話說這松柏偏不信邪,捧著這河溝之水一口飲盡,站起身來抹著嘴角,卻突然感覺有股寒意落腹而去,又變成一股火氣直竄腦門而來。
松柏捂著脖子,大呼一聲“不好”,整個人頓時向后倒地而去,只見這地面上野草,被壓倒一片,上面的水珠浸濕他的衣衫。
水仙正蹦蹦跳跳前行,突然轉過頭來,卻看到栽倒的松柏,遂既扔掉手里的野草,喊叫著跑了過來。
“師父!你這是怎么了啊?趕快醒醒啊!你可能不能有事啊!大家快回來看看啊!我師父到底怎么了嗎?”水仙搖晃著松柏的身體,遂既眼淚汪汪哭喊著言道。
尤達快步行了過來,揮手止住水仙言道:“世侄女莫再搖晃于他,我看這是天氣燥熱,估計這泉水太過冰涼,一時間難以適應,你們幾個過來,把少俠抬回觀去,都給我輕點,別把他弄疼了。

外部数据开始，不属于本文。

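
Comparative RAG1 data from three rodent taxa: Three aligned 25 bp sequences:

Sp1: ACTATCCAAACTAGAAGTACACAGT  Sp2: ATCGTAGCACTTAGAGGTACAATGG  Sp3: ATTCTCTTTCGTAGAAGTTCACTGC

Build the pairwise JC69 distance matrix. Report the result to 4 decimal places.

d(Sp1,Sp2) = 0.7662, d(Sp1,Sp3) = 0.5716, d(Sp2,Sp3) = 0.6626

Sp1–Sp2: 12/25 sites differ → p = 0.48, d = −0.75 ln(1 − 0.64) = 0.766238 ≈ 0.7662.
Sp1–Sp3: 10/25 sites differ → p = 0.4, d = −0.75 ln(1 − 0.533333) = 0.571605 ≈ 0.5716.
Sp2–Sp3: 11/25 sites differ → p = 0.44, d = −0.75 ln(1 − 0.586667) = 0.662626 ≈ 0.6626.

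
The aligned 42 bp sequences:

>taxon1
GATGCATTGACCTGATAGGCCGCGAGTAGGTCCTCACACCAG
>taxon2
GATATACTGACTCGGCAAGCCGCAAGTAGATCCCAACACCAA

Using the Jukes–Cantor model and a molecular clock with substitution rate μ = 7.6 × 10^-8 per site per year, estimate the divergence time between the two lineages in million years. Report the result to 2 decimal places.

The sequences differ at 13 of 42 sites, so p = 13/42 ≈ 0.309524.
d = −(3/4) ln(1 − 4p/3) = −0.75 ln(1 − 0.412699) = −0.75 ln(0.587301)
  = −0.75 × (-0.532218) = 0.399164 substitutions/site.
Under a molecular clock d = 2μt, so t = d/(2μ) = 0.399164 / (2 × 7.6 × 10^-8) = 2.63 million years.

2.63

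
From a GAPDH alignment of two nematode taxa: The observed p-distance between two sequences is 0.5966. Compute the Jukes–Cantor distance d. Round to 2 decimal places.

1.19

d = −(3/4) ln(1 − 4p/3) = −0.75 ln(1 − 0.795467) = −0.75 ln(0.204533)
  = −0.75 × (-1.587026) = 1.190270 substitutions/site.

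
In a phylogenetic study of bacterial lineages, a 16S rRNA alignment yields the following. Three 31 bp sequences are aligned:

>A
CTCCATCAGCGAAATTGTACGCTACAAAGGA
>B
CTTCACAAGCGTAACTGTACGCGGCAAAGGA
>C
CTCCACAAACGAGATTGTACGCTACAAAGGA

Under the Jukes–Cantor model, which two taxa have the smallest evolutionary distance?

A and C

A–B: 7/31 differ, p = 0.226, d = 0.269.
A–C: 4/31 differ, p = 0.129, d = 0.142.
B–C: 7/31 differ, p = 0.226, d = 0.269.
The smallest distance is between A and C.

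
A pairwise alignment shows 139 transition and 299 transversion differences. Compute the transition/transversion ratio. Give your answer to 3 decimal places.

R = 139/299 = 0.464882… ≈ 0.465 (to 3 d.p.).

0.465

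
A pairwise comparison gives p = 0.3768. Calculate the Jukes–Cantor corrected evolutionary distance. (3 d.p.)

0.523

d = −(3/4) ln(1 − 4p/3) = −0.75 ln(1 − 0.5024) = −0.75 ln(0.4976)
  = −0.75 × (-0.697959) = 0.523469 substitutions/site.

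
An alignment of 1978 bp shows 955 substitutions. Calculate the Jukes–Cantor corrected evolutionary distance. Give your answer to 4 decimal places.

p = 955/1978 ≈ 0.482811.
d = −(3/4) ln(1 − 4p/3) = −0.75 ln(1 − 0.643748) = −0.75 ln(0.356252)
  = −0.75 × (-1.032117) = 0.774088 substitutions/site.

0.7741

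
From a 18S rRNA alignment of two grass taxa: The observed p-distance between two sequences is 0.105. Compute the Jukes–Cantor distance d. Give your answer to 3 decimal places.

0.113

d = −(3/4) ln(1 − 4p/3) = −0.75 ln(1 − 0.14) = −0.75 ln(0.86)
  = −0.75 × (-0.150823) = 0.113117 substitutions/site.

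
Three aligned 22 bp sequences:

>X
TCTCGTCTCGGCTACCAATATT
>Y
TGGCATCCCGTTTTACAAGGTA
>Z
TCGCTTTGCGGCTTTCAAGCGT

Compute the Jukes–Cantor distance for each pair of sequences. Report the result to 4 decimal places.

X–Y: 11/22 sites differ → p = 0.5, d = −0.75 ln(1 − 0.666667) = 0.823960 ≈ 0.8240.
X–Z: 9/22 sites differ → p ≈ 0.409091, d = −0.75 ln(1 − 0.545455) = 0.591344 ≈ 0.5913.
Y–Z: 10/22 sites differ → p ≈ 0.454545, d = −0.75 ln(1 − 0.60606) = 0.698667 ≈ 0.6987.

d(X,Y) = 0.8240, d(X,Z) = 0.5913, d(Y,Z) = 0.6987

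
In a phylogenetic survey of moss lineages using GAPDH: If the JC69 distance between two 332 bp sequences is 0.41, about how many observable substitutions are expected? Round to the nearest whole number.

Invert JC69: p = (3/4)(1 − e^(−4d/3)) = 0.75 × (1 − e^(-0.546667)) = 0.75 × (1 − 0.578876) = 0.315843.
Expected differing sites = pL ≈ 0.315843 × 332 = 104.859876 ≈ 105.

105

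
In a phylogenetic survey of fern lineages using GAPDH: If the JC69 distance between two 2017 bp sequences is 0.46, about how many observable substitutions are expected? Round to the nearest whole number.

Invert JC69: p = (3/4)(1 − e^(−4d/3)) = 0.75 × (1 − e^(-0.613333)) = 0.75 × (1 − 0.541543) = 0.343843.
Expected differing sites = pL ≈ 0.343843 × 2017 = 693.531331 ≈ 694.

694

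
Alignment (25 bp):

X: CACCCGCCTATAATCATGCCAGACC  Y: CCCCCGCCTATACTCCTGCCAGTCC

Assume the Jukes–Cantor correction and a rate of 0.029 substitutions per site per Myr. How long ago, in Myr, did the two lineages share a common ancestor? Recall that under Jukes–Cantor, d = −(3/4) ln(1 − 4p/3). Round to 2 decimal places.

3.10

The sequences differ at 4 of 25 sites (2, 13, 16, 23), so p = 4/25 = 0.16.
d = −(3/4) ln(1 − 4p/3) = −0.75 ln(1 − 0.213333) = −0.75 ln(0.786667)
  = −0.75 × (-0.239950) = 0.179963 substitutions/site.
Under a molecular clock d = 2μt, so t = d/(2μ) = 0.179963 / (2 × 0.029) = 3.10 Myr.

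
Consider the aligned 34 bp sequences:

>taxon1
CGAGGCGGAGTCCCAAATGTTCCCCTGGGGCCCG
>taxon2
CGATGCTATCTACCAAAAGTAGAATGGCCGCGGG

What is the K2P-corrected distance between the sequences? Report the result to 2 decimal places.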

”
這皇陵衛過來幾個壯漢,將松柏抬著而歸,水仙哭哭啼啼跟隨旁邊,一直流著淚水言道:“師父啊!你快醒醒吧!你這是怎么了啊?”
從山坡的草地,眾人行進這樹林之中,只見這前面霧氣越來越大,漸漸地進入了白霧之中,可以說伸出手來,都得拿到眼前才可以看見。
小石頭第一次看到如此情景,遂既跑到尤達身旁,摸著后腦勺,憨笑著問道:“大統領!這林子里面如此霧大,根本模糊了視線,那白云觀內的同僚,他們是怎么活動看哨啊?”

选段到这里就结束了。